With a petition calling for HBO to redo the final season of “Game of Thrones” attracting over a million signatures, one of the most popular television series of all time has now become one of the most controversial.
So, we thought it might be fun to see how some of the most criticised aspects of season eight relate to some common PR mistakes.
1) Sudden character arcs can ruin the story.
Even if you believe that the Targaryen bloodline is responsible for Daenerys’ sudden change of character and that Jamie was always going to revert to type, your brand personality has no place for GOT’s dramatic character arcs. Your brand personality determines the topics you cover and what tone you use and it’s an intrinsic part of the image you present to the world. Haphazardly switching from, for example, a corporate image to an irreverent one will confuse and ultimately undermine your message.
2) Small mistakes are a big distraction.
If you’re not convinced about the ability of small mistakes to derail a story, consider the fact that the biggest takeaway from the fourth episode of season eight was a coffee cup. See what I did there? Similarly, a single spelling mistake can distract readers from your message and ruin their perception of your brand, especially if (like most companies) you’re trying to create an impression of high-quality products and exacting standards.
3) No one likes being left in the dark.
“The Long Night” may have been cinematically styled to contrast with other battles featured in the series, but for many viewers it was just frustratingly dark and impossible to follow. The equivalent of this in PR terms is when companies that have previously been active in the press and on social media suddenly “go dark” and stop sharing updates and news stories. Often this is actually due to an increase in other business activity, but the marketplace may assume the worst if you suddenly disappear from their view.
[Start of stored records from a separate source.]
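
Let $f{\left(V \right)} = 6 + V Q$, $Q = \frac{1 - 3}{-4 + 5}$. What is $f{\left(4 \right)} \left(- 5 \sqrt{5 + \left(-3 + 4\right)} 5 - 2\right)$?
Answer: $4 + 50 \sqrt{6} \approx 126.47$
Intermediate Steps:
$Q = -2$ ($Q = - \frac{2}{1} = \left(-2\right) 1 = -2$)
$f{\left(V \right)} = 6 - 2 V$ ($f{\left(V \right)} = 6 + V \left(-2\right) = 6 - 2 V$)
$f{\left(4 \right)} \left(- 5 \sqrt{5 + \left(-3 + 4\right)} 5 - 2\right) = \left(6 - 8\right) \left(- 5 \sqrt{5 + \left(-3 + 4\right)} 5 - 2\right) = \left(6 - 8\right) \left(- 5 \sqrt{5 + 1} \cdot 5 - 2\right) = - 2 \left(- 5 \sqrt{6} \cdot 5 - 2\right) = - 2 \left(- 25 \sqrt{6} - 2\right) = - 2 \left(-2 - 25 \sqrt{6}\right) = 4 + 50 \sqrt{6}$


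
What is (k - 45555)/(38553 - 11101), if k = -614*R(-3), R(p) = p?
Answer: -43713/27452 ≈ -1.5923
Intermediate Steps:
k = 1842 (k = -614*(-3) = 1842)
(k - 45555)/(38553 - 11101) = (1842 - 45555)/(38553 - 11101) = -43713/27452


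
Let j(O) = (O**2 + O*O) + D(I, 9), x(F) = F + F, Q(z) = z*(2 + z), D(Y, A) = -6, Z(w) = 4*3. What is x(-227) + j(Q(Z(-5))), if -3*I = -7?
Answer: 55988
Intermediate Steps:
Z(w) = 12
I = 7/3 (I = -1/3*(-7) = 7/3 ≈ 2.3333)
x(F) = 2*F
j(O) = -6 + 2*O**2 (j(O) = (O**2 + O*O) - 6 = (O**2 + O**2) - 6 = 2*O**2 - 6 = -6 + 2*O**2)
x(-227) + j(Q(Z(-5))) = 2*(-227) + (-6 + 2*(12*(2 + 12))**2) = -454 + (-6 + 2*(12*14)**2) = -454 + (-6 + 2*168**2) = -454 + (-6 + 2*28224) = -454 + (-6 + 56448) = -454 + 56442 = 55988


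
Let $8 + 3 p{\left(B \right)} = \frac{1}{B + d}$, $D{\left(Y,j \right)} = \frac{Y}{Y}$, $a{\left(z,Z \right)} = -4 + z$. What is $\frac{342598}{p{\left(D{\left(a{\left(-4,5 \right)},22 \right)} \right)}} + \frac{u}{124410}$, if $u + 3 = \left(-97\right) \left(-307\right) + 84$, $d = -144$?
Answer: $- \frac{1828506858052}{14244945} \approx -1.2836 \cdot 10^{5}$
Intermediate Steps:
$D{\left(Y,j \right)} = 1$
$p{\left(B \right)} = - \frac{8}{3} + \frac{1}{3 \left(-144 + B\right)}$ ($p{\left(B \right)} = - \frac{8}{3} + \frac{1}{3 \left(B - 144\right)} = - \frac{8}{3} + \frac{1}{3 \left(-144 + B\right)}$)
$u = 29860$ ($u = -3 + \left(\left(-97\right) \left(-307\right) + 84\right) = -3 + \left(29779 + 84\right) = -3 + 29863 = 29860$)
$\frac{342598}{p{\left(D{\left(a{\left(-4,5 \right)},22 \right)} \right)}} + \frac{u}{124410} = \frac{342598}{\frac{1}{3} \frac{1}{-144 + 1} \left(1153 - 8\right)} + \frac{29860}{124410} = \frac{342598}{\frac{1}{3} \frac{1}{-143} \left(1153 - 8\right)} + 29860 \cdot \frac{1}{124410} = \frac{342598}{\frac{1}{3} \left(- \frac{1}{143}\right) 1145} + \frac{2986}{12441} = \frac{342598}{- \frac{1145}{429}} + \frac{2986}{12441} = 342598 \left(- \frac{429}{1145}\right) + \frac{2986}{12441} = - \frac{146974542}{1145} + \frac{2986}{12441} = - \frac{1828506858052}{14244945}$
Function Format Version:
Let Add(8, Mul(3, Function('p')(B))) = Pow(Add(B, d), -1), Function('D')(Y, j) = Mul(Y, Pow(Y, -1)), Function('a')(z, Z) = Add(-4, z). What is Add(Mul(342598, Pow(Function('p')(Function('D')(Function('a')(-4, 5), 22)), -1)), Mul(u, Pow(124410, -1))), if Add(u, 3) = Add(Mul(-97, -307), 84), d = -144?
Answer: Rational(-1828506858052, 14244945) ≈ -1.2836e+5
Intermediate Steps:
Function('D')(Y, j) = 1
Function('p')(B) = Add(Rational(-8, 3), Mul(Rational(1, 3), Pow(Add(-144, B), -1))) (Function('p')(B) = Add(Rational(-8, 3), Mul(Rational(1, 3), Pow(Add(B, -144), -1))) = Add(Rational(-8, 3), Mul(Rational(1, 3), Pow(Add(-144, B), -1))))
u = 29860 (u = Add(-3, Add(Mul(-97, -307), 84)) = Add(-3, Add(29779, 84)) = Add(-3, 29863) = 29860)
Add(Mul(342598, Pow(Function('p')(Function('D')(Function('a')(-4, 5), 22)), -1)), Mul(u, Pow(124410, -1))) = Add(Mul(342598, Pow(Mul(Rational(1, 3), Pow(Add(-144, 1), -1), Add(1153, Mul(-8, 1))), -1)), Mul(29860, Pow(124410, -1))) = Add(Mul(342598, Pow(Mul(Rational(1, 3), Pow(-143, -1), Add(1153, -8)), -1)), Mul(29860, Rational(1, 124410))) = Add(Mul(342598, Pow(Mul(Rational(1, 3), Rational(-1, 143), 1145), -1)), Rational(2986, 12441)) = Add(Mul(342598, Pow(Rational(-1145, 429), -1)), Rational(2986, 12441)) = Add(Mul(342598, Rational(-429, 1145)), Rational(2986, 12441)) = Add(Rational(-146974542, 1145), Rational(2986, 12441)) = Rational(-1828506858052, 14244945)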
4) The person with the best story is not necessarily the best spokesperson.
Bran may have the best story, but you wouldn’t want him to tell it. Not every CEO or technical lead is a natural spokesperson and, while media training can certainly help, sometimes it’s best to look at the wider leadership team for a Tyrion to speak on the company’s behalf.
5) Let the experts DO THEIR JOB.
Season 8 is what happens when you take things into your own hands. While HBO’s scriptwriters may have done a fantastic job, their best efforts don’t compete with the original storyteller’s. Similarly, PR professionals do more than write press releases and befriend editors – they help you develop and execute a communication plan that is consistently on brand and on topic.
Despite widespread criticism HBO’s chief of programming defended the final season of the series saying, “You’re never going to make everybody happy,” but then he doesn’t work in PR.